Die Qualität einer Demokratie, deren Verteidigung und Hochhaltung die ARD-Anstalten sowie das ZDF sich nicht nur mit dem Framing-Begriff „Demokratieabgabe“ ja selbstbewusst zur Aufgabe gemacht hat, erkennt man auch daran, wie sie mit politischen Minderheiten und kleineren Parteien umgeht. Geht man danach, steht es um die Qualität der deutschen Demokratie nicht sonderlich gut.

Für diese Problematik scheint es bei ARD & ZDF zwar ein minimales Bewusststein zu geben, anstatt sie aber zu beheben, übt man sich in Realitätsverleugnung. „Wir veranstalten kein Kanzler-Duell“, schrieb die ARD in einer Stellungnahme. Doch, genau das tut sie. Gleich zweimal.

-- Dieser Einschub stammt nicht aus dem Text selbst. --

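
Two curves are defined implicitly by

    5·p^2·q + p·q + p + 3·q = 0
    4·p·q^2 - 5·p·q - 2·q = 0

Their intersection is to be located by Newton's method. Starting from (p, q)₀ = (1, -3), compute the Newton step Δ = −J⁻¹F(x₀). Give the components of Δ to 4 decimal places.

At (1, -3): F = (-26.0000, 57.0000).
Jacobian J = [[10·p·q + q + 1, 5·p^2 + p + 3], [4·q^2 - 5·q, 8·p·q - 5·p - 2]].
At the point, J = [[-32.0000, 9.0000], [51.0000, -31.0000]] (det J = 533.0000).
Solving J·Δ = −F gives Δ = (-0.5497, 0.9343).

(-0.5497, 0.9343)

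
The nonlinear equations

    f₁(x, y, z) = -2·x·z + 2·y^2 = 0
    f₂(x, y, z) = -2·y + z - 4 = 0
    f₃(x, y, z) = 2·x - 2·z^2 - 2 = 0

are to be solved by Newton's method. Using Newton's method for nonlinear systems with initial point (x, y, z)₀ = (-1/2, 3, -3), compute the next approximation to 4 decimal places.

At (-1/2, 3, -3): F = (15.0000, -13.0000, -21.0000).
Jacobian J = [[-2·z, 4·y, -2·x], [0, -2, 1], [2, 0, -4·z]].
At the point, J = [[6.0000, 12.0000, 1.0000], [0.0000, -2.0000, 1.0000], [2.0000, 0.0000, 12.0000]] (det J = -116.0000).
Solving J·Δ = −F gives Δ = (10.5000, -6.5000, 0.0000).
Then the next iterate is (x, y, z)₁ = (10.0000, -3.5000, -3.0000).

(10.0000, -3.5000, -3.0000)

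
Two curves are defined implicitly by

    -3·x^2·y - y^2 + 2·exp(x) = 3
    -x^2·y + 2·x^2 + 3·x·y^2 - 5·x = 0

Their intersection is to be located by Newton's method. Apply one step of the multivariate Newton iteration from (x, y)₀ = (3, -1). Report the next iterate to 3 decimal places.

At (3, -1): F = (63.17107, 21.000).
Jacobian J = [[-6·x·y + 2·exp(x), -3·x^2 - 2·y], [-2·x·y + 4·x + 3·y^2 - 5, -x^2 + 6·x·y]].
At the point, J = [[58.17107, -25.000], [16.000, -27.000]] (det J = -1170.61899).
Solving J·Δ = −F gives Δ = (-1.009, 0.180).
Then the next iterate is (x, y)₁ = (1.991, -0.820).

(1.991, -0.820)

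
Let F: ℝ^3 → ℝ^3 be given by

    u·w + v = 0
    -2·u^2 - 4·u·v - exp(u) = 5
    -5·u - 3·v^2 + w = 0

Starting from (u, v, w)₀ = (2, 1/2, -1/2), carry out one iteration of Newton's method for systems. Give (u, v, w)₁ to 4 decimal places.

(2.1154, -2.7995, 1.4286)

At (2, 1/2, -1/2): F = (-0.5000, -24.389056, -11.2500).
Jacobian J = [[w, 1, u], [-4·u - 4·v - exp(u), -4·u, 0], [-5, -6·v, 1]].
At the point, J = [[-0.5000, 1.0000, 2.0000], [-17.389056, -8.0000, 0.0000], [-5.0000, -3.0000, 1.0000]] (det J = 45.723393).
Solving J·Δ = −F gives Δ = (0.1154, -3.2995, 1.9286).
Then the next iterate is (u, v, w)₁ = (2.1154, -2.7995, 1.4286).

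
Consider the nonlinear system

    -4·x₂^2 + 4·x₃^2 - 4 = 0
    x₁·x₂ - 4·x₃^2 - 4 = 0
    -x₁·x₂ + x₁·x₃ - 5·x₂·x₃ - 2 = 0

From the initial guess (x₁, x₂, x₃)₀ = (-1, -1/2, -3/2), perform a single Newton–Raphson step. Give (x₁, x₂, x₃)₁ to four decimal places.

At (-1, -1/2, -3/2): F = (4.0000, -12.5000, -4.7500).
Jacobian J = [[0, -8·x₂, 8·x₃], [x₂, x₁, -8·x₃], [-x₂ + x₃, -x₁ - 5·x₃, x₁ - 5·x₂]].
At the point, J = [[0.0000, 4.0000, -12.0000], [-0.5000, -1.0000, 12.0000], [-1.0000, 8.5000, 1.5000]] (det J = 18.0000).
Solving J·Δ = −F gives Δ = (-42.5000, -4.2500, -1.0833).
Then the next iterate is (x₁, x₂, x₃)₁ = (-43.5000, -4.7500, -2.5833).

(-43.5000, -4.7500, -2.5833)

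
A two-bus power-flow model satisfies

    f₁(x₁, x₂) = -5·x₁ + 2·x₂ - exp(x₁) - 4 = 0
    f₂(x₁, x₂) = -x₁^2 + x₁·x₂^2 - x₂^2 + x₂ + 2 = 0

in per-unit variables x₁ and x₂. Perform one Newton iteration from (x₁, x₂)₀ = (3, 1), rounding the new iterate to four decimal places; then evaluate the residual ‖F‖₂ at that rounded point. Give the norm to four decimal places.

15.1080

At (3, 1): F = (-37.085537, -4.0000).
Jacobian J = [[-exp(x₁) - 5, 2], [-2·x₁ + x₂^2, 2·x₁·x₂ - 2·x₂ + 1]].
At the point, J = [[-25.085537, 2.0000], [-5.0000, 5.0000]] (det J = -115.427685).
Solving J·Δ = −F gives Δ = (-1.5371, -0.7371).
Then the next iterate is (x₁, x₂)₁ = (1.4629, 0.2629).
Re-evaluating at (1.4629, 0.2629): F = (-15.107165, 0.154818), so ‖F‖₂ = 15.1080.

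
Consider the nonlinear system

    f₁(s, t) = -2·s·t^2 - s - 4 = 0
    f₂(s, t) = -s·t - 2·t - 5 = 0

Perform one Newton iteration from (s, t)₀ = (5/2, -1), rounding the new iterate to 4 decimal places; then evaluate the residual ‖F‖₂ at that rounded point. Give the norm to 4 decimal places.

At (5/2, -1): F = (-11.5000, -0.5000).
Jacobian J = [[-2·t^2 - 1, -4·s·t], [-t, -s - 2]].
At the point, J = [[-3.0000, 10.0000], [1.0000, -4.5000]] (det J = 3.5000).
Solving J·Δ = −F gives Δ = (-16.2143, -3.7143).
Then the next iterate is (s, t)₁ = (-13.7143, -4.7143).
Re-evaluating at (-13.7143, -4.7143): F = (619.304635, -60.224724), so ‖F‖₂ = 622.2260.

622.2260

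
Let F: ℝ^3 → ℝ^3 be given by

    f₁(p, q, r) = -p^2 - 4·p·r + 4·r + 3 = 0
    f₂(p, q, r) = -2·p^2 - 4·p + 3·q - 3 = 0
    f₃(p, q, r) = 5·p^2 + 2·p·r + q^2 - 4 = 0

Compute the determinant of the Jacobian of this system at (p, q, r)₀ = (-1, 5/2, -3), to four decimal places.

J = [[-2·p - 4·r, 0, -4·p + 4], [-4·p - 4, 3, 0], [10·p + 2·r, 2·q, 2·p]].
At the point, J = [[14.0000, 0.0000, 8.0000], [0.0000, 3.0000, 0.0000], [-16.0000, 5.0000, -2.0000]].
det J = 300.0000.

300.0000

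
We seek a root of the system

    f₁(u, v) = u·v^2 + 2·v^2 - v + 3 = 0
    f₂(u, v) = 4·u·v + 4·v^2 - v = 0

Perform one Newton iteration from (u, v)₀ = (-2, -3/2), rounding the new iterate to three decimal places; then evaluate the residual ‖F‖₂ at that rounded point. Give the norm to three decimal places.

At (-2, -3/2): F = (4.500, 22.500).
Jacobian J = [[v^2, 2·u·v + 4·v - 1], [4·v, 4·u + 8·v - 1]].
At the point, J = [[2.250, -1.000], [-6.000, -21.000]] (det J = -53.250).
Solving J·Δ = −F gives Δ = (-1.352, 1.458).
Then the next iterate is (u, v)₁ = (-3.352, -0.042).
Re-evaluating at (-3.352, -0.042): F = (3.03962, 0.61219), so ‖F‖₂ = 3.101.

3.101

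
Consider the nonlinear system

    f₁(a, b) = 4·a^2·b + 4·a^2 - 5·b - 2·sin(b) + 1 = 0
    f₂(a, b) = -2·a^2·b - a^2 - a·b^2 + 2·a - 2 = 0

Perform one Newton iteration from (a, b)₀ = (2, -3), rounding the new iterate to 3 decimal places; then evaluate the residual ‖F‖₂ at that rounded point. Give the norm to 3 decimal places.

2.756

At (2, -3): F = (-15.71776, 4.000).
Jacobian J = [[8·a·b + 8·a, 4·a^2 - 2·cos(b) - 5], [-4·a·b - 2·a - b^2 + 2, -2·a^2 - 2·a·b]].
At the point, J = [[-32.000, 12.97998], [13.000, 4.000]] (det J = -296.73980).
Solving J·Δ = −F gives Δ = (-0.387, 0.257).
Then the next iterate is (a, b)₁ = (1.613, -2.743).
Re-evaluating at (1.613, -2.743): F = (-2.64829, 0.76124), so ‖F‖₂ = 2.756.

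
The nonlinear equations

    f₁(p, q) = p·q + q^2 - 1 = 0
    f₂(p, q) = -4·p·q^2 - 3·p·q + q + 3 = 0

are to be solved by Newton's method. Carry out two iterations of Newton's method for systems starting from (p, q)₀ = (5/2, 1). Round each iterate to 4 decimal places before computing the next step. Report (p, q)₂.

(29.6889, -1.0444)

At (5/2, 1): F = (2.5000, -13.5000).
Jacobian J = [[q, p + 2·q], [-4·q^2 - 3·q, -8·p·q - 3·p + 1]].
At the point, J = [[1.0000, 4.5000], [-7.0000, -26.5000]] (det J = 5.0000).
Solving J·Δ = −F gives Δ = (1.1000, -0.8000).
Then the next iterate is (p, q)₁ = (3.6000, 0.2000).
Round to (3.6000, 0.2000) and repeat: F = (-0.2400, 0.4640), J = [[0.2000, 4.0000], [-0.7600, -15.5600]].
Δ = (26.0889, -1.2444), so (p, q)₂ = (29.6889, -1.0444).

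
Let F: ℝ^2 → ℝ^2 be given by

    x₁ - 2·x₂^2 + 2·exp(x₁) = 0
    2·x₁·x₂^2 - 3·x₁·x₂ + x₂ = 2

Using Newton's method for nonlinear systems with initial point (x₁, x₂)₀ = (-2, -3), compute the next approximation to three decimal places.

(-1.661, -1.392)

At (-2, -3): F = (-19.72933, -59.000).
Jacobian J = [[2·exp(x₁) + 1, -4·x₂], [2·x₂^2 - 3·x₂, 4·x₁·x₂ - 3·x₁ + 1]].
At the point, J = [[1.27067, 12.000], [27.000, 31.000]] (det J = -284.60921).
Solving J·Δ = −F gives Δ = (0.339, 1.608).
Then the next iterate is (x₁, x₂)₁ = (-1.661, -1.392).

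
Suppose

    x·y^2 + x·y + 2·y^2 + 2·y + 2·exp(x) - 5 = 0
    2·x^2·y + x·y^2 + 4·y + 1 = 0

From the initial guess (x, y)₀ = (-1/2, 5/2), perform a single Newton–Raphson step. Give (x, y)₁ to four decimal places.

(6.8130, -6.6332)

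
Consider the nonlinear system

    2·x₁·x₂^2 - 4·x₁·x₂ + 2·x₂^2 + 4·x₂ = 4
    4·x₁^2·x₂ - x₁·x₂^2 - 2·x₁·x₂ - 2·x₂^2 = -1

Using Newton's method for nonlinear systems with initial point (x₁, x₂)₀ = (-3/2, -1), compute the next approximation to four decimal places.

(-2.2308, 0.6154)

At (-3/2, -1): F = (-15.0000, -11.5000).
Jacobian J = [[2·x₂^2 - 4·x₂, 4·x₁·x₂ - 4·x₁ + 4·x₂ + 4], [8·x₁·x₂ - x₂^2 - 2·x₂, 4·x₁^2 - 2·x₁·x₂ - 2·x₁ - 4·x₂]].
At the point, J = [[6.0000, 12.0000], [13.0000, 13.0000]] (det J = -78.0000).
Solving J·Δ = −F gives Δ = (-0.7308, 1.6154).
Then the next iterate is (x₁, x₂)₁ = (-2.2308, 0.6154).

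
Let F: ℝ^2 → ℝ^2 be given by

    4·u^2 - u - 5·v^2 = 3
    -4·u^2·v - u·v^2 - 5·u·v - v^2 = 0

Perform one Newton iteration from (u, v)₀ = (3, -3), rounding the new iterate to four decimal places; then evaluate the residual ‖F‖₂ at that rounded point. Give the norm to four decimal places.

At (3, -3): F = (-15.0000, 117.0000).
Jacobian J = [[8·u - 1, -10·v], [-8·u·v - v^2 - 5·v, -4·u^2 - 2·u·v - 5·u - 2·v]].
At the point, J = [[23.0000, 30.0000], [78.0000, -27.0000]] (det J = -2961.0000).
Solving J·Δ = −F gives Δ = (-1.0486, 1.3040).
Then the next iterate is (u, v)₁ = (1.9514, -1.6960).
Re-evaluating at (1.9514, -1.6960): F = (-4.101632, 33.891632), so ‖F‖₂ = 34.1389.

34.1389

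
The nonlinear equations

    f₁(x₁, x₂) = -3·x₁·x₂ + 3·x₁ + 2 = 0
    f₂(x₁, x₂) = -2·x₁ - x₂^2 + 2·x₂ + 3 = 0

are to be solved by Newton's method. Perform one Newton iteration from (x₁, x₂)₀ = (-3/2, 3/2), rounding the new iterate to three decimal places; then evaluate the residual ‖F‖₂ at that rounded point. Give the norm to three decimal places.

1.533

At (-3/2, 3/2): F = (4.250, 6.750).
Jacobian J = [[-3·x₂ + 3, -3·x₁], [-2, -2·x₂ + 2]].
At the point, J = [[-1.500, 4.500], [-2.000, -1.000]] (det J = 10.500).
Solving J·Δ = −F gives Δ = (3.298, 0.155).
Then the next iterate is (x₁, x₂)₁ = (1.798, 1.655).
Re-evaluating at (1.798, 1.655): F = (-1.53307, -0.02503), so ‖F‖₂ = 1.533.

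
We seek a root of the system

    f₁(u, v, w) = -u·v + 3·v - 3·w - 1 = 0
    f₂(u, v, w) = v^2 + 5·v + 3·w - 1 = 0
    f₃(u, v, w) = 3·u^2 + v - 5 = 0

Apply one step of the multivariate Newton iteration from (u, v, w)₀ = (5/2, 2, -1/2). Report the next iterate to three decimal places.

At (5/2, 2, -1/2): F = (1.500, 11.500, 15.750).
Jacobian J = [[-v, -u + 3, -3], [0, 2·v + 5, 3], [6·u, 1, 0]].
At the point, J = [[-2.000, 0.500, -3.000], [0.000, 9.000, 3.000], [15.000, 1.000, 0.000]] (det J = 433.500).
Solving J·Δ = −F gives Δ = (-0.946, -1.567, 0.869).
Then the next iterate is (u, v, w)₁ = (1.554, 0.433, 0.369).

(1.554, 0.433, 0.369)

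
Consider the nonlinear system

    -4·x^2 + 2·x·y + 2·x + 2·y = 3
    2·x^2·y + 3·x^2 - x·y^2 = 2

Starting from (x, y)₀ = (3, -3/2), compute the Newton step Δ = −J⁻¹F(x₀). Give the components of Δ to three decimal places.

At (3, -3/2): F = (-45.000, -8.750).
Jacobian J = [[-8·x + 2·y + 2, 2·x + 2], [4·x·y + 6·x - y^2, 2·x^2 - 2·x·y]].
At the point, J = [[-25.000, 8.000], [-2.250, 27.000]] (det J = -657.000).
Solving J·Δ = −F gives Δ = (-1.743, 0.179).

(-1.743, 0.179)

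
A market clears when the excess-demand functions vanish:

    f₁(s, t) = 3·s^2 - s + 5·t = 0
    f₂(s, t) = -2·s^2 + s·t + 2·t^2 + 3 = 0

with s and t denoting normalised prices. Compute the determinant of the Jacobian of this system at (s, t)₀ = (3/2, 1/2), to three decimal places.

55.500

J = [[6·s - 1, 5], [-4·s + t, s + 4·t]].
At the point, J = [[8.000, 5.000], [-5.500, 3.500]].
det J = 55.500.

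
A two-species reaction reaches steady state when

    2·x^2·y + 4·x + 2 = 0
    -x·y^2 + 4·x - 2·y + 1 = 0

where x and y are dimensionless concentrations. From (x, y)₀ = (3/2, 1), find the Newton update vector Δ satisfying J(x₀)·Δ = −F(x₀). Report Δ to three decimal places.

(-1.232, -0.039)

At (3/2, 1): F = (12.500, 3.500).
Jacobian J = [[4·x·y + 4, 2·x^2], [-y^2 + 4, -2·x·y - 2]].
At the point, J = [[10.000, 4.500], [3.000, -5.000]] (det J = -63.500).
Solving J·Δ = −F gives Δ = (-1.232, -0.039).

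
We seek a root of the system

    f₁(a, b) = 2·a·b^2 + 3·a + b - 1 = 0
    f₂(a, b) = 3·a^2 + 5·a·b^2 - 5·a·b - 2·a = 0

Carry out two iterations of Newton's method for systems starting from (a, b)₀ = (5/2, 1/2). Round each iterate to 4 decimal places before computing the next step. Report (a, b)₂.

(0.2808, -0.7065)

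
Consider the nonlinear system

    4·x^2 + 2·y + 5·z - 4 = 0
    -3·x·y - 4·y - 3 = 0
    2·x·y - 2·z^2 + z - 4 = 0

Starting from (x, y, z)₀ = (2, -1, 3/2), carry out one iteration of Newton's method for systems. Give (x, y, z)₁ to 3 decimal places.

(1.323, -0.503, -0.032)

At (2, -1, 3/2): F = (17.500, 7.000, -11.000).
Jacobian J = [[8·x, 2, 5], [-3·y, -3·x - 4, 0], [2·y, 2·x, -4·z + 1]].
At the point, J = [[16.000, 2.000, 5.000], [3.000, -10.000, 0.000], [-2.000, 4.000, -5.000]] (det J = 790.000).
Solving J·Δ = −F gives Δ = (-0.677, 0.497, -1.532).
Then the next iterate is (x, y, z)₁ = (1.323, -0.503, -0.032).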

Auch bei NIUS Live diskutierten unsere Reporter Björn Harms und Julius Böhm mit Moderator Alex Purrucker über die manipulierten Kanzler-Duelle von ARD und ZDF. Hier anschauen:

Der öffentlich-rechtliche Rundfunk kann sich noch so viele Wahlkampf-Formate ausdenken, am Ende gibt es nur eine gerechte Lösung, die unser Wahlrecht angemessen widerspiegelt und den öffentlich-rechtlichen Auftrag nicht verletzt: Formate, bei denen alle Parteien eingeladen sind, die in Fraktionsstärke im Deutschen Bundestag sitzen. Das ist das einzig legitime Auswahlkriterium, weil es das einzig demokratisch legitimierte Auswahlkriterium ist. Die Bürger haben das Parlament zusammengesetzt. Es existiert in der Realität. Nicht so wie Umfragewerte, die deshalb niemals entscheiden dürfen, wer eingeladen wird und wer nicht. Jedenfalls nicht in dem Fernsehen, das von allen Bürgern finanziert werden muss.

Mehr Redezeit für die Union: Carsten Linnemann hat Verständnis für die aktuelle Regelung.

Ich habe auch als Wähler den Anspruch, die Auseinandersetzung zwischen sämtlichen Parteien zu sehen. Und zwar nicht nur in einem von vielen Formaten, sondern in allen Auseinandersetzungen während des Wahlkampfs. Wenn das dann einigen Politikern wie CDU-General Carsten Linnemann zu anstrengend wird, der vor TV-Runden mit zu vielen Teilnehmern warnt, weil dann nicht genug Zeit vorhanden wäre, um Positionen zu erklären, habe ich eine einfache Lösung. Längere Debatten, häufigere Debatten. Meinetwegen zwei Runden pro Woche über mehrere Stunden, aber irgendwie habe ich das Gefühl, dass unsere Politiker so viel Inhalt dann doch nicht wollen.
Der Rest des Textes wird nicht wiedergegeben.